Mitchell's Application
Research Interests and Computational Needs

My thesis research has concerned the role of neutrino transport in the explosion mechanism of core collaspe supernovae. I have helped develop a spherically symmetric radiation hydrodynamics code, AGILE-BOLTZTRAN, to study this problem. The code couples a state-of-the-art adaptive hydro code to a S_N radiation transport code for neutrinos. We have recently shown supernova simulations can succeed in spherical symmetry if Boltzmann neutrino transport is implemented (Mezzacappa et al, 2000).

My immediate future plans center on porting AGILE-BOLTZTRAN to MPP machines.

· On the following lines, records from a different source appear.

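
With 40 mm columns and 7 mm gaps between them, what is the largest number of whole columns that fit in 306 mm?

Each extra column adds 40 + 7 = 47 mm.
(306 + 7) / 47 = 6.66, so 6 columns fit.

6 columns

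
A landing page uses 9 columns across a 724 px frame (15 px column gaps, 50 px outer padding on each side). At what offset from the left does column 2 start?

121 px

Take off 100 px of margins, leaving 624 px.
9 columns + 8 column gaps: 9c + 8·15 = 624.
9c = 624 − 120 = 504, so c = 56 px.
Each column+gutter stride is 71 px; 1 of them past the 50 px margin is 50 + 71 = 121 px.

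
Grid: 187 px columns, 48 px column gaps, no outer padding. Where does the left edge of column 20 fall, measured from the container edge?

Before column 20: 19 columns + 19 column gaps.
Offset = 19·(187 + 48) = 19·235 = 4465 px.

4465 px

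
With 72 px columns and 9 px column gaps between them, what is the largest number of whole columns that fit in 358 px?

k columns need k·72 + (k−1)·9 = k·81 − 9.
k·81 − 9 ≤ 358 → k ≤ 367 / 81 ≈ 4.53, so k = 4.

4 columns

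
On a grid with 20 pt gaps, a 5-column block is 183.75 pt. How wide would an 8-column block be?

5c + 4·20 = 183.75 → 5c = 103.75 → c = 20.75 pt.
8 columns plus 7 gaps: 166 + 140 = 306 pt.

306 pt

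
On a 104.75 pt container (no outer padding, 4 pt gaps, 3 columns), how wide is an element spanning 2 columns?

3 columns + 2 gaps: 3c + 2·4 = 104.75.
3c = 104.75 − 8 = 96.75, so c = 32.25 pt.
Span of 2: 2·32.25 + 1·4 = 64.5 + 4 = 68.5 pt.

68.5 pt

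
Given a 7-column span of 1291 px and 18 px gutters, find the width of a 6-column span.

Subtracting 6 gutters of 18 leaves 1183 for 7 columns, so c = 169 px.
6 columns plus 5 gutters: 1014 + 90 = 1104 px.

1104 px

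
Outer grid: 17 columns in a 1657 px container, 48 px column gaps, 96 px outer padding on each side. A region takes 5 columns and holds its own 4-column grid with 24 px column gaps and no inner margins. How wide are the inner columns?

81.25 px

Outer content = 1657 − 2·96 = 1465 px.
Subtracting 16 column gaps of 48 leaves 697 for 17 columns, so c = 41 px.
5-column span = 5·41 + 4·48 = 397 px.
4d + 3·24 = 397 → 4d = 325 → d = 81.25 px.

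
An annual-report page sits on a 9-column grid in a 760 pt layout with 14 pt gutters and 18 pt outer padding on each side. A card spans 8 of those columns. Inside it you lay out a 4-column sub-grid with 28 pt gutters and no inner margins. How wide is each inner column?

139.5 pt

Inside the margins: 760 − 36 = 724 pt.
724 − 8·14 = 612; ÷9 gives c = 68 pt.
8 columns plus 7 gutters: 544 + 98 = 642 pt.
Subtracting 3 gutters of 28 leaves 558 for 4 columns, so d = 139.5 pt.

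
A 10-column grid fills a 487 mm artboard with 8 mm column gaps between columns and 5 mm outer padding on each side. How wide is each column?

Subtract both margins: 487 − 2·5 = 477 mm.
477 − 9·8 = 405; ÷10 gives c = 40.5 mm.

40.5 mm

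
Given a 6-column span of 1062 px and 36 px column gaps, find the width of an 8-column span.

Subtracting 5 column gaps of 36 leaves 882 for 6 columns, so c = 147 px.
Span of 8: 8·147 + 7·36 = 1176 + 252 = 1428 px.

1428 px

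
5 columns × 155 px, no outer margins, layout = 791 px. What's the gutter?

4 px

5·155 + 4g = 791 → 4g = 16 → g = 4 px.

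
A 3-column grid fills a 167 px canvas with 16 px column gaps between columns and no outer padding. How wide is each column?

45 px

3c + 2·16 = 167 → 3c = 135 → c = 45 px.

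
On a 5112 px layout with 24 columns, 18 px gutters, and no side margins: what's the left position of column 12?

Subtracting 23 gutters of 18 leaves 4698 for 24 columns, so c = 195.75 px.
No margin, so column 12 starts at 11·(column + gutter) = 11·213.75 = 2351.25 px.

2351.25 px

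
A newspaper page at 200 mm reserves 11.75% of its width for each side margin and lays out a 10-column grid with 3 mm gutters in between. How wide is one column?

Each margin = 11.75% of 200 = 23.5 mm; content = 200 − 2·23.5 = 153 mm.
10c + 9·3 = 153 → 10c = 126 → c = 12.6 mm.

12.6 mm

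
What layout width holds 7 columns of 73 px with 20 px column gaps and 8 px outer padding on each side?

647 px

Adding margins, columns and gutters: 16 + 511 + 120 = 647 px.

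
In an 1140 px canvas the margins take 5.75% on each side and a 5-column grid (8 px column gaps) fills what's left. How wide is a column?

1140 × (1 − 2·5.75%) = 1140 × 88.5% = 1008.9 px for the columns.
Subtracting 4 column gaps of 8 leaves 976.9 for 5 columns, so c = 195.38 px.

195.38 px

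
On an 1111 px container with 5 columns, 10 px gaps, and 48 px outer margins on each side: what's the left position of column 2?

Subtract both margins: 1111 − 2·48 = 1015 px.
5c + 4·10 = 1015 → 5c = 975 → c = 195 px.
Before column 2: the margin + 1 column + 1 gap.
Offset = 48 + 1·(195 + 10) = 48 + 205 = 253 px.

253 px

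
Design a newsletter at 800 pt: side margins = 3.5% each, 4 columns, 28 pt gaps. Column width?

800 × (1 − 2·3.5%) = 800 × 93% = 744 pt for the columns.
Subtracting 3 gaps of 28 leaves 660 for 4 columns, so c = 165 pt.

165 pt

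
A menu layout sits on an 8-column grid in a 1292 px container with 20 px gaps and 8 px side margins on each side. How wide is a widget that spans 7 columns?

1114 px

Take off 16 px of margins, leaving 1276 px.
8 columns + 7 gaps: 8c + 7·20 = 1276.
8c = 1276 − 140 = 1136, so c = 142 px.
Span of 7: 7·142 + 6·20 = 994 + 120 = 1114 px.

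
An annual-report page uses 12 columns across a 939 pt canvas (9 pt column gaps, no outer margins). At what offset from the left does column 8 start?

553 pt

12c + 11·9 = 939 → 12c = 840 → c = 70 pt.
Each column+gutter stride is 79 pt; with no margin, 7 of them is 553 pt.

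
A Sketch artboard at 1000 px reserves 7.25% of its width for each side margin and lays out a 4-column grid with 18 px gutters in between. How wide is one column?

200.25 px

Margins: 7.25% × 1000 = 72.5 px each, so content = 1000 − 145 = 855 px.
4 columns + 3 gutters: 4c + 3·18 = 855.
4c = 855 − 54 = 801, so c = 200.25 px.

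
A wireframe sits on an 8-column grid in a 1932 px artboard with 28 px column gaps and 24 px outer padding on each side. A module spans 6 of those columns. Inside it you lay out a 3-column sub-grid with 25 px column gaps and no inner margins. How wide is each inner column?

452 px

Inside the margins: 1932 − 48 = 1884 px.
1884 − 7·28 = 1688; ÷8 gives c = 211 px.
6-column span = 6·211 + 5·28 = 1406 px.
Subtracting 2 column gaps of 25 leaves 1356 for 3 columns, so d = 452 px.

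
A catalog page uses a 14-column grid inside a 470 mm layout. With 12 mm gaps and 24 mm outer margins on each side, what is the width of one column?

Take off 48 mm of margins, leaving 422 mm.
Subtracting 13 gaps of 12 leaves 266 for 14 columns, so c = 19 mm.

19 mm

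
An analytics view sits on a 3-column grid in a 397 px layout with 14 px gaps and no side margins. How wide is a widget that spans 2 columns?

397 − 2·14 = 369; ÷3 gives c = 123 px.
2 columns plus 1 gap: 246 + 14 = 260 px.

260 px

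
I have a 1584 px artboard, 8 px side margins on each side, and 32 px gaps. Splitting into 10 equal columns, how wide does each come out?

Subtract both margins: 1584 − 2·8 = 1568 px.
1568 − 9·32 = 1280; ÷10 gives c = 128 px.

128 px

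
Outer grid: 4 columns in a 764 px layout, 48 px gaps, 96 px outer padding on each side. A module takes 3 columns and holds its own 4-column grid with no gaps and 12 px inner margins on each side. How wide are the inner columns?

Inside the margins: 764 − 192 = 572 px.
4 columns + 3 gaps: 4c + 3·48 = 572.
4c = 572 − 144 = 428, so c = 107 px.
Span of 3: 3·107 + 2·48 = 321 + 96 = 417 px.
Inner content = 417 − 2·12 = 393 px.
With no gaps, each column is 393/4 = 98.25 px.

98.25 px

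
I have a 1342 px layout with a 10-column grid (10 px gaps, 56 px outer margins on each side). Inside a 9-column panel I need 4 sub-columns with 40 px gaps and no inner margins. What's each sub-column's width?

246.5 px

Subtract both margins: 1342 − 2·56 = 1230 px.
10 columns + 9 gaps: 10c + 9·10 = 1230.
10c = 1230 − 90 = 1140, so c = 114 px.
Span of 9: 9·114 + 8·10 = 1026 + 80 = 1106 px.
Subtracting 3 gaps of 40 leaves 986 for 4 columns, so d = 246.5 px.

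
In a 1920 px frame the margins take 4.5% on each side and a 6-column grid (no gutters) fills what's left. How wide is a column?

Each margin = 4.5% of 1920 = 86.4 px; content = 1920 − 2·86.4 = 1747.2 px.
6c = 1747.2 → c = 291.2 px.

291.2 px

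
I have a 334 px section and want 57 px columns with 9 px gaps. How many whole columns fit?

5 columns

Each extra column adds 57 + 9 = 66 px.
(334 + 9) / 66 = 5.20, so 5 columns fit.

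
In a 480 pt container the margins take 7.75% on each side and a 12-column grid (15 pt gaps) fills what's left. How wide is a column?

Margins: 7.75% × 480 = 37.2 pt each, so content = 480 − 74.4 = 405.6 pt.
12c + 11·15 = 405.6 → 12c = 240.6 → c = 20.05 pt.

20.05 pt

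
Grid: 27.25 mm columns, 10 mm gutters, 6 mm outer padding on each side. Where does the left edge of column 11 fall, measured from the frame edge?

378.5 mm

Column 11 starts at margin + 10·(column + gutter) = 6 + 10·37.25 = 378.5 mm.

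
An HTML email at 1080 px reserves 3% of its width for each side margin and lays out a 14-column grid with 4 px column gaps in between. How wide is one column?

1080 × (1 − 2·3%) = 1080 × 94% = 1015.2 px for the columns.
1015.2 − 13·4 = 963.2; ÷14 gives c = 68.8 px.

68.8 px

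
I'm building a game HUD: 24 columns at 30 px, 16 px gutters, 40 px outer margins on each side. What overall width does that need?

Frame = 2·40 + 24·30 + 23·16 = 80 + 720 + 368 = 1168 px.

1168 px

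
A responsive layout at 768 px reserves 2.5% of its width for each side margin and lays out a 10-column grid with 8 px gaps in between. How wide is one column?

65.76 px

768 × (1 − 2·2.5%) = 768 × 95% = 729.6 px for the columns.
Subtracting 9 gaps of 8 leaves 657.6 for 10 columns, so c = 65.76 px.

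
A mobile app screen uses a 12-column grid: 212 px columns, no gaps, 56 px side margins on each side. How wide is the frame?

2656 px

Frame = 2·56 + 12·212 = 112 + 2544 = 2656 px.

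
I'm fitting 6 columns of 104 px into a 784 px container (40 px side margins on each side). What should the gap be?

Content width = 784 − 2·40 = 704 px.
6 columns take 6·104 = 624 px; remaining 80 splits into 5 gaps.
g = 80 / 5 = 16 px.

16 px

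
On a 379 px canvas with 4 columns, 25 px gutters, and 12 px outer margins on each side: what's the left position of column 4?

297 px

Subtract both margins: 379 − 2·12 = 355 px.
4 columns + 3 gutters: 4c + 3·25 = 355.
4c = 355 − 75 = 280, so c = 70 px.
Each column+gutter stride is 95 px; 3 of them past the 12 px margin is 12 + 285 = 297 px.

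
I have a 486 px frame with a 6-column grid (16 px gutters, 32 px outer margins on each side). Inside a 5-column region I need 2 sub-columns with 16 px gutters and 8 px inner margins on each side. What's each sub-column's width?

Outer content = 486 − 2·32 = 422 px.
Subtracting 5 gutters of 16 leaves 342 for 6 columns, so c = 57 px.
5-column span = 5·57 + 4·16 = 349 px.
Inner content = 349 − 2·8 = 333 px.
2d + 1·16 = 333 → 2d = 317 → d = 158.5 px.

158.5 px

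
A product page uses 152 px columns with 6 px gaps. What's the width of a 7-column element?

7 columns plus 6 gaps: 1064 + 36 = 1100 px.

1100 px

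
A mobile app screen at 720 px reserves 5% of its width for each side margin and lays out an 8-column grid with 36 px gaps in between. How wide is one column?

49.5 px

720 × (1 − 2·5%) = 720 × 90% = 648 px for the columns.
648 − 7·36 = 396; ÷8 gives c = 49.5 px.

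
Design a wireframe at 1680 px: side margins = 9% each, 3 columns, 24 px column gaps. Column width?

443.2 px

Each margin = 9% of 1680 = 151.2 px; content = 1680 − 2·151.2 = 1377.6 px.
1377.6 − 2·24 = 1329.6; ÷3 gives c = 443.2 px.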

The code is currently in production on the NERSC PVP cluster. The radiation transport (and, indeed, on a smaller scale, the implicit hydrodynamics) in AGILE-BOLTZTRAN require the solution of a large (~15,000 x 15,000), sparse, non-symmetric linear system at each time step. The efficient solution of such system is a subject of great interest in computational science. I plan to evaluate several packages in the ACTS toolkit (e.g. AZTEC, PETSC) as the first step in this program. Future code development will require more and more computational efficieny, as we start to do Boltzmann radiation transport in multidimensions.
References:

Mezzacappa, A., Liebendoerfer, M., Messer, O.E.B., Hix, W. R., Thielemann, F.-K., & Bruenn, S. W. 2000. The Simulation of a Spherically Symmetric Supernova of a 13 Solar Mass Star with Boltzmann Neutrino Transport, and Its Implications for the Supernova Mechanism. Accepted, Phy. Rev. Lett.

Mezzacappa, A. & Messer, O.E.B. 1999. Neutrino transport in core collapse supernovae. Journal of Computational and Applied Mathematics, 109, 281--319.(Invited contribution to a volume dedicated to computational astrophysics.)